The Blue Devils concluded a record-breaking 2012 season in a 1-0 loss to top-seeded Penn State in the Elight Eight of the NCAA Tournament, after tallying a 15-6-2 overall record. As Campbell walked off the field in her final collegiate game as one of Duke’s best ever, both Kershner and Thomas pledged to continue the high standard of goal keeping at Duke, a list that includes names like Campbell, Melissa Carr (’95), Allison Lipsher (’07) and Cassidy Powers (’08).
“I just want to add to that list, whether it takes going out and running, lifting, whatever it takes, I’m going to do it,” Kershner said. “I want to be just like them, because I have seen what they’ve meant to the program and what kind of leaders they’ve become and that is the kind of person I want to be.”
The Blue Devils head into the spring season with two outstanding options in the nets, and Church could not be happier.
“They’ve been waiting for this opportunity,” Church said. “They’ve trained hard, they’ve worked hard in the weight room and they’ve worked hard with the coach for speed and agility. We believe in both of those goalkeepers. We think they are going to keep the high standard of goalkeeping that we’ve had the last 12 years that we’ve been here. Every player on our team really believes in both of these players and they will continue to do an outstanding job.”
In the end, Thomas and Kershner just need an opportunity. When playing behind someone like Campbell, who has logged over 8,000 career minutes and was described by Church as “one of the best goalkeepers we have ever had,” it is easy to begin to doubt yourself, but both Thomas and Kershner feel nothing but excitement.
“Having not gotten the opportunity yet and coming up on my senior year, it is a little different experience than I necessarily anticipated,” Thomas said. “I think in a way that creates more excitement and more ‘I am ready for this, I can’t wait to have this opportunity, I have sat the bench for three years, I can do this, I am ready for this.’ I think both Ali and I are both really excited. Ali and I are ready to have fun and embrace the opportunity.”
Finding a balance between being competitive and being good teammates is difficult for many programs, but Church has created a culture at Duke in which players realize and embrace that healthy competition is good for any team.”

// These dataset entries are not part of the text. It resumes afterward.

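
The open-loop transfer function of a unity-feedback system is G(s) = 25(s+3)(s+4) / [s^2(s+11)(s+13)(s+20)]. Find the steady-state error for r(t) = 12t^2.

228.8

G(s) has two factors of s in the denominator, so the system is type 2.
K_a = lim_{s→0} s^2·G(s) = 25·3·4 / (11·13·20) = 15/143.
r(t) = 12t^2 gives R(s) = 24/s^3.
e_ss = 24/K_a = 24/(15/143) = 228.8.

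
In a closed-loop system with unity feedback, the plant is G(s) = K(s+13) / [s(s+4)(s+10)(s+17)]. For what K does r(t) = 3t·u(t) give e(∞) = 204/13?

One free integrator in G(s): this is a type 1 system.
K_v = lim_{s→0} s·G(s) = K·13 / (4·10·17) = (13/680)·K.
e_ss = 3/K_v = 204/13 ⇒ K_v = 13/68 ⇒ K = (13/68)/(13/680) = 10.

10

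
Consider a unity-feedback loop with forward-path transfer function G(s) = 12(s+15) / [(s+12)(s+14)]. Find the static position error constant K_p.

15/14

System type = 0 (no poles at s=0).
K_p = lim_{s→0} G(s) = 12·15 / (12·14) = 15/14.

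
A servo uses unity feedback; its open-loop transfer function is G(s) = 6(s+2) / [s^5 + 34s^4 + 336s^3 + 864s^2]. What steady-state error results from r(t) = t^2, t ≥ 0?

The denominator has no term below 864s^2 — 2 poles at s=0, type 2.
K_a = lim_{s→0} s^2·G(s) = 6·2 / 864 = 1/72.
r(t) = t^2 gives R(s) = 2/s^3.
e_ss = 2/K_a = 2/(1/72) = 144.

144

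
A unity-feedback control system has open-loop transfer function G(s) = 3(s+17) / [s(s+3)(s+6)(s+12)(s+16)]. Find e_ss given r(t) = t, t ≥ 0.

One free integrator in G(s): this is a type 1 system.
K_v = lim_{s→0} s·G(s) = 3·17 / (3·6·12·16) = 17/1152.
e_ss = 1/K_v = 1/(17/1152) = 1152/17.

1152/17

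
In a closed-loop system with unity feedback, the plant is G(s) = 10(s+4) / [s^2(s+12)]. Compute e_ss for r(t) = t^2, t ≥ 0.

Two free integrators in G(s): this is a type 2 system.
K_a = lim_{s→0} s^2·G(s) = 10·4 / (12) = 10/3.
r(t) = t^2 gives R(s) = 2/s^3.
e_ss = 2/K_a = 2/(10/3) = 0.6.

0.6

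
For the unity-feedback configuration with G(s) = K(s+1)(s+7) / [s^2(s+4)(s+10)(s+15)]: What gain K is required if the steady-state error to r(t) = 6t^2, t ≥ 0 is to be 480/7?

G(s) has two factors of s in the denominator, so the system is type 2.
K_a = lim_{s→0} s^2·G(s) = K·1·7 / (4·10·15) = (7/600)·K.
e_ss = 12/K_a = 480/7 ⇒ K_a = 0.175 ⇒ K = 0.175/(7/600) = 15.

15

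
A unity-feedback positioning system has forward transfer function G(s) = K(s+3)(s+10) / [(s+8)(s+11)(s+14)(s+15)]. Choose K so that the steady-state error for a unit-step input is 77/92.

No free integrators in G(s): this is a type 0 system.
K_p = lim_{s→0} G(s) = K·3·10 / (8·11·14·15) = (1/616)·K.
e_ss = 1/(1 + K_p) = 77/92 ⇒ 1 + (1/616)·K = 92/77 ⇒ K = 120.

120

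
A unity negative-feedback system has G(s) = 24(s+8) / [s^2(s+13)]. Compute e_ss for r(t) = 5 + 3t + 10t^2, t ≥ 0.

65/48

G(s) has two factors of s in the denominator, so the system is type 2. Treating each term separately:
  • 5: tracked with zero error.
  • 3t: tracked with zero error.
  • 10t^2: e_ss = 20/K_a with K_a=192/13 → 65/48.
Total e_ss = 65/48.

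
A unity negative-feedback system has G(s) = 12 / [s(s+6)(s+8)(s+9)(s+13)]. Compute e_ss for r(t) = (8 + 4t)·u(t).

One free integrator in G(s): this is a type 1 system. Treating each term separately:
  • 8: tracked with zero error.
  • 4t: e_ss = 4/K_v with K_v=1/468 → 1872.
Total e_ss = 1872.

1872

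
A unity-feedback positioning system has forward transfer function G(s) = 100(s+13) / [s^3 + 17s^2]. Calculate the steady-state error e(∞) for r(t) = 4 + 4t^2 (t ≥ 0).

The denominator has no term below 17s^2 — 2 poles at s=0, type 2. By superposition:
  • 4: tracked with zero error.
  • 4t^2: e_ss = 8/K_a with K_a=1300/17 → 34/325.
Total e_ss = 34/325.

34/325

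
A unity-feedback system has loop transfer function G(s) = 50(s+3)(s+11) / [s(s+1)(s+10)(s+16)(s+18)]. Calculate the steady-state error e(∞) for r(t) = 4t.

384/55

System type = 1 (one pole at s=0).
K_v = lim_{s→0} s·G(s) = 50·3·11 / (1·10·16·18) = 55/96.
e_ss = 4/K_v = 4/(55/96) = 384/55.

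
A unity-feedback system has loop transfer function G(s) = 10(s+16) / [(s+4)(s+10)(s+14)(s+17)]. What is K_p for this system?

G(s) has no factors of s in the denominator, so the system is type 0.
K_p = lim_{s→0} G(s) = 10·16 / (4·10·14·17) = 2/119.

2/119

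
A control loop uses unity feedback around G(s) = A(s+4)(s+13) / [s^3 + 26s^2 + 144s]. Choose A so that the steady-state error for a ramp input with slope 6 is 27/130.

The denominator has no term below 144s — 1 pole at s=0, type 1.
K_v = lim_{s→0} s·G(s) = A·4·13 / 144 = (13/36)·A.
e_ss = 6/K_v = 27/130 ⇒ K_v = 260/9 ⇒ A = (260/9)/(13/36) = 80.

80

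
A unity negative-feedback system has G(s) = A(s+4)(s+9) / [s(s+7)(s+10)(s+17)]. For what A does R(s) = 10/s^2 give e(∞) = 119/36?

100

G(s) has one factor of s in the denominator, so the system is type 1.
K_v = lim_{s→0} s·G(s) = A·4·9 / (7·10·17) = (18/595)·A.
e_ss = 10/K_v = 119/36 ⇒ K_v = 360/119 ⇒ A = (360/119)/(18/595) = 100.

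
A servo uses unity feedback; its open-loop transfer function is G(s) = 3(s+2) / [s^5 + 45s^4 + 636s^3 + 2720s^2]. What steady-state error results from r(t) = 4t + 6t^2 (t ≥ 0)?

5440

The denominator has no term below 2720s^2 — 2 poles at s=0, type 2. Taking each input component in turn:
  • 4t: tracked with zero error.
  • 6t^2: e_ss = 12/K_a with K_a=3/1360 → 5440.
Total e_ss = 5440.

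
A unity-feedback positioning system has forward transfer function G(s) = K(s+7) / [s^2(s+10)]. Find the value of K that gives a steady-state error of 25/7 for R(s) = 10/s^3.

4

System type = 2 (two poles at s=0).
K_a = lim_{s→0} s^2·G(s) = K·7 / (10) = 0.7·K.
e_ss = 10/K_a = 25/7 ⇒ K_a = 2.8 ⇒ K = 2.8/0.7 = 4.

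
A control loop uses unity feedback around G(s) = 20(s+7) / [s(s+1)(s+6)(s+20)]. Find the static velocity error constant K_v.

7/6

System type = 1 (one pole at s=0).
K_v = lim_{s→0} s·G(s) = 20·7 / (1·6·20) = 7/6.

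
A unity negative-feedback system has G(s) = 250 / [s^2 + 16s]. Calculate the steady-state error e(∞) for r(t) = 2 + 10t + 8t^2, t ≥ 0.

Lowest-order denominator term is 16s, so the open loop has 1 pole at the origin → type 1 system. Treating each term separately:
  • 2: tracked with zero error.
  • 10t: e_ss = 10/K_v with K_v=15.625 → 0.64.
  • 8t^2: a type-1 system cannot track it, e_ss → ∞.
The unbounded component dominates.

infinity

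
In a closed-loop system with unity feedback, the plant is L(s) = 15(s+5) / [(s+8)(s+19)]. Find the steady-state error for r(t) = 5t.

L(s) has no factors of s in the denominator, so the system is type 0.
K_v = lim_{s→0} s·L(s) = 0; the steady-state error to this ramp input grows without bound.

infinity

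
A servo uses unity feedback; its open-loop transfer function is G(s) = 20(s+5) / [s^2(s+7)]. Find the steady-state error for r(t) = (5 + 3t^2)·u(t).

0.42

G(s) has two factors of s in the denominator, so the system is type 2. By superposition:
  • 5: tracked with zero error.
  • 3t^2: e_ss = 6/K_a with K_a=100/7 → 0.42.
Total e_ss = 0.42.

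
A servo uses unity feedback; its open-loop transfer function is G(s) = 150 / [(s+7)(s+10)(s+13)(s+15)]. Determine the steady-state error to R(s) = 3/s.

The open loop has no poles at the origin → type 0 system.
K_p = lim_{s→0} G(s) = 150 / (7·10·13·15) = 1/91.
e_ss = 3/(1 + K_p) = 3/(92/91) = 273/92.

273/92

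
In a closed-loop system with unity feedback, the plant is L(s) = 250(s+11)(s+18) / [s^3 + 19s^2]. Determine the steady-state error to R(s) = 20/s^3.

Lowest-order denominator term is 19s^2, so the open loop has 2 poles at the origin → type 2 system.
K_a = lim_{s→0} s^2·L(s) = 250·11·18 / 19 = 49500/19.
r(t) = 10t^2 gives R(s) = 20/s^3.
e_ss = 20/K_a = 20/(49500/19) = 19/2475.

19/2475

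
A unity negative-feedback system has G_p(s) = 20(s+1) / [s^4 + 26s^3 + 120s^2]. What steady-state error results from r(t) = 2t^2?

24

Lowest-order denominator term is 120s^2, so the open loop has 2 poles at the origin → type 2 system.
K_a = lim_{s→0} s^2·G_p(s) = 20·1 / 120 = 1/6.
r(t) = 2t^2 gives R(s) = 4/s^3.
e_ss = 4/K_a = 4/(1/6) = 24.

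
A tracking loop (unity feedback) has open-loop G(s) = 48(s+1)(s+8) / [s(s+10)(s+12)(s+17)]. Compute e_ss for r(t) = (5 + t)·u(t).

5.3125

G(s) has one factor of s in the denominator, so the system is type 1. Taking each input component in turn:
  • 5: tracked with zero error.
  • t: e_ss = 1/K_v with K_v=16/85 → 5.3125.
Total e_ss = 5.3125.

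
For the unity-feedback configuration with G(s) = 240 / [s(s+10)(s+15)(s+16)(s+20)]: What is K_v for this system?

G(s) has one factor of s in the denominator, so the system is type 1.
K_v = lim_{s→0} s·G(s) = 240 / (10·15·16·20) = 0.005.

0.005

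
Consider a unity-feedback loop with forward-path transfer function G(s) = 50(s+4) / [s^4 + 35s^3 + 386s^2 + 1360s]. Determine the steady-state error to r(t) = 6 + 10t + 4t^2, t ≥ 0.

The denominator has no term below 1360s — 1 pole at s=0, type 1. By superposition:
  • 6: tracked with zero error.
  • 10t: e_ss = 10/K_v with K_v=5/34 → 68.
  • 4t^2: a type-1 system cannot track it, e_ss → ∞.
The unbounded component dominates.

infinity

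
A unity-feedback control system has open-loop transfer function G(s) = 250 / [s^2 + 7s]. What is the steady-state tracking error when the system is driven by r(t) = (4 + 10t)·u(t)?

Lowest-order denominator term is 7s, so the open loop has 1 pole at the origin → type 1 system. Taking each input component in turn:
  • 4: tracked with zero error.
  • 10t: e_ss = 10/K_v with K_v=250/7 → 0.28.
Total e_ss = 0.28.

0.28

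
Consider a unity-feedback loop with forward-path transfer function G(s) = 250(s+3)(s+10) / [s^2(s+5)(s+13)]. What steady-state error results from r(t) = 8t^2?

The open loop has two poles at the origin → type 2 system.
K_a = lim_{s→0} s^2·G(s) = 250·3·10 / (5·13) = 1500/13.
r(t) = 8t^2 gives R(s) = 16/s^3.
e_ss = 16/K_a = 16/(1500/13) = 52/375.

52/375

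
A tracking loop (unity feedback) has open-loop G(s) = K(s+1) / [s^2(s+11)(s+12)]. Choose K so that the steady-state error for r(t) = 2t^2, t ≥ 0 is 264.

2

The open loop has two poles at the origin → type 2 system.
K_a = lim_{s→0} s^2·G(s) = K·1 / (11·12) = (1/132)·K.
e_ss = 4/K_a = 264 ⇒ K_a = 1/66 ⇒ K = (1/66)/(1/132) = 2.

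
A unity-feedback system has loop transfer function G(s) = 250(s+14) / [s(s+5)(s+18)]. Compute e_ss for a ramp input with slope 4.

18/175

System type = 1 (one pole at s=0).
K_v = lim_{s→0} s·G(s) = 250·14 / (5·18) = 350/9.
e_ss = 4/K_v = 4/(350/9) = 18/175.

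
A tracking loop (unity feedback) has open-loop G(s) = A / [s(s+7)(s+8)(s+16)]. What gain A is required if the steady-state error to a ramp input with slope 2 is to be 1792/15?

The open loop has one pole at the origin → type 1 system.
K_v = lim_{s→0} s·G(s) = A / (7·8·16) = (1/896)·A.
e_ss = 2/K_v = 1792/15 ⇒ K_v = 15/896 ⇒ A = (15/896)/(1/896) = 15.

15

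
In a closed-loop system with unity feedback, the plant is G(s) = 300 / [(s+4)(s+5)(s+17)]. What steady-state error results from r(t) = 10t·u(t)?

infinity

System type = 0 (no poles at s=0).
For a type-0 system K_v = 0, so e_ss to a ramp input is unbounded.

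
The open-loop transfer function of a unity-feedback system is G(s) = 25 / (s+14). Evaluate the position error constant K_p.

25/14

G(s) has no factors of s in the denominator, so the system is type 0.
K_p = lim_{s→0} G(s) = 25 / (14) = 25/14.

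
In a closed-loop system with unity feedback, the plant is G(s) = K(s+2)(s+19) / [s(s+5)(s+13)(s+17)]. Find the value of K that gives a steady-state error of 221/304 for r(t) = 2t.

80

G(s) has one factor of s in the denominator, so the system is type 1.
K_v = lim_{s→0} s·G(s) = K·2·19 / (5·13·17) = (38/1105)·K.
e_ss = 2/K_v = 221/304 ⇒ K_v = 608/221 ⇒ K = (608/221)/(38/1105) = 80.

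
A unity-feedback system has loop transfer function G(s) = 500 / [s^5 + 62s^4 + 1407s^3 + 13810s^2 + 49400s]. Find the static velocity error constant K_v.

5/494

Factoring s from the denominator leaves a polynomial with constant term 49400, so the system is type 1.
K_v = lim_{s→0} s·G(s) = 500 / 49400 = 5/494.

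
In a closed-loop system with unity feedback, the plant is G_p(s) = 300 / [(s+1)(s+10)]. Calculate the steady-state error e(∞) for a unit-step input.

1/31

The open loop has no poles at the origin → type 0 system.
K_p = lim_{s→0} G_p(s) = 300 / (1·10) = 30.
e_ss = 1/(1 + K_p) = 1/31.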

“Meghan and I just need an opportunity, because we both have the capabilities or we wouldn’t be here,” said Kershner. “I think we are both excited. Obviously we are both going to be fighting for that starting role and it is going to be very competitive, but I think that is how it is supposed to be. That’s how we are going to get better and that’s how we are going to help our team. That is the whole culture on the team, there is not a single person who slacks off. We are always doing extra work. There is always someone in the weight room, there’s always someone getting extra touches on the ball outside and when you are in that type of environment you realize, you better be doing that stuff or you’re going to get passed.”